Ещё ловя последние смешки, Пашка, наконец, отправился додежуривать. На площадке, остался я, глупо улыбающийся, и сосед Самофалов, разглядывающий выломанный дверной замок. Волосатая рука его при этом рассеянно почёсывала расплывшийся зад. Из открытой квартиры доносились привычные переливы механического голоса супруги, вычищающей  совком и половой тряпкой медвежье дерьмо с полов в спальне. Хорошо так, могло бы закончиться хуже.
Решив, что моё присутствие на площадке становится навязчивым, не торопясь отступил в глубь нашейхолостяцкой берлоги. «Берлоги! Ха, ха…». Тихо посмеиваясь, на всякий случай повернул ключ, нашедшийся на тумбочке у двери. Надо попробовать поспать – до подъема ещё часа два.


Медведь бежал не оглядываясь. Такого ужаса «хозяин тайги» не испытывал, пожалуй, с детских времён, когда  он – заблудившийся, сидел на тоненьком суку раскачивающегося дерева, а по его стволу лез огромный и голодный самец косолапый. К счастью, он не смог добраться до медвежонка – сосна оказалась слишком тонкой.

Услышав невероятный звук в той большой берлоге, медведь в первый момент не понял что это было. Ему показалось, будто он с разбегу саданулся о что-то невероятно твёрдое. Будто напоролся на стену. Звук проник в черепную коробку когтистой лапой, и мозги словно вскипели. Какая сумасшедшая боль! Мотнув ошарашено мордой, в следующий момент топтыгин понял, что единственное, что  он сейчас хочет, это убежать как можно быстрее и дальше от этого убивающего рассудок звука. Оставляя под собой жидкую смесь переработанных корешков и пары утренних мышей, он развернулся на 180 градусов. И рванул назад, почти ничего не видя перед собой. Вроде там были какие-то люди. Он пролетел мимо, не успев твёрдо запечатлеть этот факт в памяти.
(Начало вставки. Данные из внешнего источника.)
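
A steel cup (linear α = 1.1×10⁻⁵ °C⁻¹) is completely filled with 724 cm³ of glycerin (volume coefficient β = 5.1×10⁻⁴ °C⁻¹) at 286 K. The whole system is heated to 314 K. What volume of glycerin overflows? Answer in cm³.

9.67 cm³

The cup also expands: β_container ≈ 3α = 3.3×10⁻⁵ /K
Net overflow = V₀(β_liq − 3α_cont)ΔT
β − 3α = 5.10×10⁻⁴ − 3.3×10⁻⁵ = 4.77×10⁻⁴ /K; ΔT = 28 K
ΔV = 724 × 4.77×10⁻⁴ × 28 = 9.67 cm³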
Возможно, были, а, может, померещилось. Засевший раскаленной занозой в голове звук гнал его прочь. И он летел, слепо повинуясь природному инстинкту.

Оставив позади страшный подъезд, косолапый во всю прыть помчался к темнеющему за низкими строениями лесу. На бегу, вывалив длинный язык, медведь навсегда зарёкся подходить к человеку.
Светало. Красное солнце окрасило верхушки деревьев в ярко-розовые тона. Спасительный лес стремительно приближался. На опушке косолапый вдруг почувствовал себя плохо. Заноза переместилась куда-то в область грудины и начала постепенно проникать глубже и глубже. Вздымающийся кузнечным мехом косматый бок, привалился к шершавому сосновому стволу. Медведь затравленно оглянулся, грудь заполнил тихий болезненный рык. Не понимая, что с ним происходит, зверь неожиданно увидел вокруг себя темноту. Удивившись внезапно опустившейся внеплановой ночи, он оскалился и испустил дух.
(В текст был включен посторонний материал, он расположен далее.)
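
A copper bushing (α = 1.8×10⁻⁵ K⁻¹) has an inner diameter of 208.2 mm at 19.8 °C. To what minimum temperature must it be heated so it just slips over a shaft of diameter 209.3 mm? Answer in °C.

T = 313 °C

Required Δd = 209.3 − 208.2 = 1.1 mm
Δd = αd₀ΔT ⇒ ΔT = Δd/(αd₀) = 1.1 / (1.8×10⁻⁵ × 208.2) = 293.52 K
T_min = 19.8 + 293.52 = 313.32 °C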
Он уже не видел, как какие-то люди, закопчённые кострами и в стоптанных дальними переходами сапогах, остановились неподалеку, не решаясь приблизиться к уснувшему великану. Первой к коченеющему телу подскочила отважная лайка. Уцепившись в палец задней лапы она свирепо зарычала.
Медведь не почувствовал боли. Он уже вообще ничего не чувствовал.